To minimize horse slaughter and unwanted horses, we need a better plan.

Currently, there are no horse slaughterhouses operating in the United States. Despite anti-slaughter group efforts, American horse slaughterhouses have been successfully shut down, but now horses are just sent over the border to Mexico and Canada where the treatment and killing of animals is even less humane than under American standards.

In many ways, the U.S. slaughter ban has already hurt horse welfare.
For reference, American slaughterhouses used retractable pneumatic bolts to render horses unconscious (in theory) before slitting their throats. However, in Mexico, it’s common practice to stab horses in the back repeatedly until their spinal cord is severed.

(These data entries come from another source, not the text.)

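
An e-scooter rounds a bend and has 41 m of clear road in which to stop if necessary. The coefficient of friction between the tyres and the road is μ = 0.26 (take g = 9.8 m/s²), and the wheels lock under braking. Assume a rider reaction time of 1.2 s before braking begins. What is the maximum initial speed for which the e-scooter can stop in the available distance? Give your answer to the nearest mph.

Maximum speed ≈ 26 mph

a = μg = 0.26 × 9.8 = 2.548 m/s².
Stopping distance: v·t_r + v²/(2a) = 41 with t_r = 1.2 s and a = 2.548 m/s².
So v² + 6.115 v − 208.94 = 0.
Positive root: v = −a·t_r + √((a·t_r)² + 2a·d) = −3.058 + √(9.351 + 208.94) = 11.7167 m/s.
11.7167 m/s ÷ 0.44704 = 26.210 mph.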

In many ways, the U.S. horse slaughter ban has already hurt horse welfare. Now, anti-slaughter groups are attempting to ban horses exported for slaughter altogether. Despite the fact this new law could be easily circumvented by horse “kill dealers” simply labeling horses transported across the border as “for riding” instead of “for slaughter”, we need to first think about minimizing the unwanted horse population before tackling the issue of horse slaughter.

Lets look at some facts:

  • According to the USDA, 45,000 horses went to slaughter in Mexico in 2007, and another 26,000 went to Canada (total, 71,000+).
  • According to the Jockey Club, 56,000 Thoroughbred mares were bred in 2007.
  • According to the Thoroughbred Times, Thoroughbred race horses averaged 25 starts per life in 1950; by 1994, the average Thoroughbred ran just 14 races.

What does this mean? More Thoroughbreds running less races equals more waste. Due to over breeding of the Thoroughbred, not only does the Thoroughbred Times conclude Thoroughbred races horses are less sound than 60 years ago , but also, they are less used.

Moreover, why have we not had a Triple Crown winner in Thoroughbred horse racing since Affirmed in 1978? Could it be that the only requirements for breeding a Thoroughbred horse are a papered mare and money for a stud fee?

I imagine, even in 1978, horse breeding and racing wasn’t an incredibly easy or cheap “hobby”. Then, not every backyard horse owner could afford a.) a papered Thoroughbred mare, or b.) a 500 mile haul to the stallion. Today, cheap, seedy racetracks are numerous and vastly outnumber the celebrity packed racing events profiled on T.V. It is perceived as “easy” now for anyone to think they can breed the next Kentucky Derby winner. For $250, someone can pick up a lame and unproven (and possibly even unraced) Thoroughbred mare and breed her to an equally lame or unproven Thoroughbred stallion for as little as $300. Boom! For less than a beater car, you too can own the next derby champ!